Whether or not the global economy risks entering a broadly deflationary environment is a subject of discussion here at GaveKal—we will publish a debate on the matter later this week. What is less controversial is the fact that purveyors of consumer goods operate in an era when global competition and manufacturing enhancement is constantly eroding pricing power. And yet the impact of these forces is not all negative.
This is because on one side of the ledger, companies face falling average selling prices; on the other side is a remarkably malleable cost environment. Thanks to just-in-time inventory systems, robot-run warehouses and disciplined wage demands, it is very possible to manage costs even sale prices are being driven lower. Will Denyer and Tan Kai Xian highlighted this point a paper last week on why the US profit share in US national income will remain at current above-the-mean levels for the foreseeable future. Pressure for higher wages remains especially muted in large part due to disinflationary pressures from technology and globalization.

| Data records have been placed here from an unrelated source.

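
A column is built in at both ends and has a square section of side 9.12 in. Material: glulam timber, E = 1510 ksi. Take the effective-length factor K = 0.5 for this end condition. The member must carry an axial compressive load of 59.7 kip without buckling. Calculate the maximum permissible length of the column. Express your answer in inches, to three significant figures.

L_max ≈ 759 in

I = a⁴/12 = 9.12⁴/12 = 576.5 in⁴
At the buckling limit P_cr = P = 5.970×10^4 lb
From P_cr = π²EI/(K·L)²:  L = (1/K)·√(π²EI/P_cr) = (1/0.5)·√(π²×1.51×10^6×576.5/5.970×10^4)
L = 759 in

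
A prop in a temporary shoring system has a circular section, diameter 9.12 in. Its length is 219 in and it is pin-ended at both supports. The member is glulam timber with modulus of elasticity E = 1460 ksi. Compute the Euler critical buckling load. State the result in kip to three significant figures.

P_cr ≈ 102 kip

I = πd⁴/64 = π×9.12⁴/64 = 339.6 in⁴
Effective length L_e = K·L = 1 × 219 = 219.0 in
P_cr = π²EI / L_e² = π² × 1460×10³ × 339.6 / 219.0² = 1.020×10^5 lb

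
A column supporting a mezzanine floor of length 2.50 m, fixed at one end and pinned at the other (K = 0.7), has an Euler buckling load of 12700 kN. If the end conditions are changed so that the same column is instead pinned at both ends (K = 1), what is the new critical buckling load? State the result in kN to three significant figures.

P_cr ∝ 1/K², so P_cr,new = P_cr,old × (K_old/K_new)² = 12700 × (0.7/1)²
= 12700 × 0.4900 = 6220 kN

P_cr ≈ 6220 kN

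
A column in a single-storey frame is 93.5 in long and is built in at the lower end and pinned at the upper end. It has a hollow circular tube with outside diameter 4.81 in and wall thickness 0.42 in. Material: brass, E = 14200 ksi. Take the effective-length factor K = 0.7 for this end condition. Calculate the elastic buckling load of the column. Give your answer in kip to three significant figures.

P_cr ≈ 461 kip

Inner diameter d_i = 4.81 − 2×0.42 = 3.970 in
I = π(d_o⁴ − d_i⁴)/64 = π(4.81⁴ − 3.970⁴)/64 = 14.08 in⁴
Effective length L_e = K·L = 0.7 × 93.5 = 65.45 in
P_cr = π²EI / L_e² = π² × 14200×10³ × 14.08 / 65.45² = 4.607×10^5 lb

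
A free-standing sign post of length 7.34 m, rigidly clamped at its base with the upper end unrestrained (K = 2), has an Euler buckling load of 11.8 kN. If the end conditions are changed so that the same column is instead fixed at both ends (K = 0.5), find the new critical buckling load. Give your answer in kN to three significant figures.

P_cr ≈ 189 kN

P_cr ∝ 1/K², so P_cr,new = P_cr,old × (K_old/K_new)² = 11.8 × (2/0.5)²
= 11.8 × 16.00 = 189 kN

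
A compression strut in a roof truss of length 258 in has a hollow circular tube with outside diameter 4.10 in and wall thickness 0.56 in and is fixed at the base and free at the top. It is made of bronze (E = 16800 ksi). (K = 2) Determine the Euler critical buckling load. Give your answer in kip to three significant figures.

P_cr ≈ 6.23 kip

Inner diameter d_i = 4.10 − 2×0.56 = 2.980 in
I = π(d_o⁴ − d_i⁴)/64 = π(4.10⁴ − 2.980⁴)/64 = 10.00 in⁴
Effective length L_e = K·L = 2 × 258 = 516.0 in
P_cr = π²EI / L_e² = π² × 16800×10³ × 10.00 / 516.0² = 6.227×10^3 lb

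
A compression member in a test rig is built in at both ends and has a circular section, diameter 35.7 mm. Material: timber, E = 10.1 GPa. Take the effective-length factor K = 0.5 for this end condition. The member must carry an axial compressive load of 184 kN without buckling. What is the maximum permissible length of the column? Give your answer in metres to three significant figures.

L_max ≈ 0.416 m

I = πd⁴/64 = π×35.7⁴/64 = 7.973×10^4 mm⁴
I = 7.973×10^-8 m⁴
At the buckling limit P_cr = P = 1.840×10^5 N
From P_cr = π²EI/(K·L)²:  L = (1/K)·√(π²EI/P_cr) = (1/0.5)·√(π²×1.01×10^10×7.973×10^-8/1.840×10^5)
L = 0.416 m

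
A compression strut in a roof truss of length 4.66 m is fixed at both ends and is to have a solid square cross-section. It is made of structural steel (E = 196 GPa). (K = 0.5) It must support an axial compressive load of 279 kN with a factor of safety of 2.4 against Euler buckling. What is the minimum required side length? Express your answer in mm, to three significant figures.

a ≈ 68.9 mm

Required P_cr = n·P = 2.4 × 279 = 669.6 kN
L_e = K·L = 0.5 × 4.66 = 2.330 m
Required I = P_cr·L_e²/(π²E) = 6.696×10^5 × 2.330² / (π² × 1.96×10^11) = 1.879×10^-6 m⁴
I_req = 1.879×10^6 mm⁴
Solid square: I = a⁴/12  ⇒  a = (12I)^(1/4) = (12×1.879×10^6)^(1/4) = 68.9 mm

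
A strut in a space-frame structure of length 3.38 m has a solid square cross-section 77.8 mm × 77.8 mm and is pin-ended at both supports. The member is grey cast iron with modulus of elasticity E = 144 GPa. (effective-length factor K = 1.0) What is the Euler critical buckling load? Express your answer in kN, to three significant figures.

I = a⁴/12 = 77.8⁴/12 = 3.053×10^6 mm⁴
I = 3.053×10^6 mm⁴ = 3.053×10^-6 m⁴
Effective length L_e = K·L = 1 × 3.38 = 3.380 m
P_cr = π²EI / L_e² = π² × 144×10⁹ × 3.053×10^-6 / 3.380² = 3.798×10^5 N

P_cr ≈ 380 kN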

This is not to underestimate the disruption caused by the rise of online distribution channels. Big name retailers such as Circuit City have gone to the wall, while the music and publishing industries have seen their entire operating model turned upside down. Yet as a broad group, bricks and mortar retailers are not doing too shabby. The S&P retail index enjoyed an average operating margin of about 8% in the past decade, compared to 6% in the prior decade. WalMart is one of the ten highest-earning US companies and despite recent earnings disappointments, on Friday the stock was driven to a new high.
The biggest challenge looking forward for companies is not profit margins – the labor squeeze looks very long term – but rather revenues. Efficiency after all has a downside: robot-run production lines do not clock off shift and buy consumer goods. This could explain why investors are willing to bid up stocks that have the increasingly rare status of strong revenue growth, like Amazon. The symbol is as potent as it is unnerving: the new “scarcity play” may just be revenues.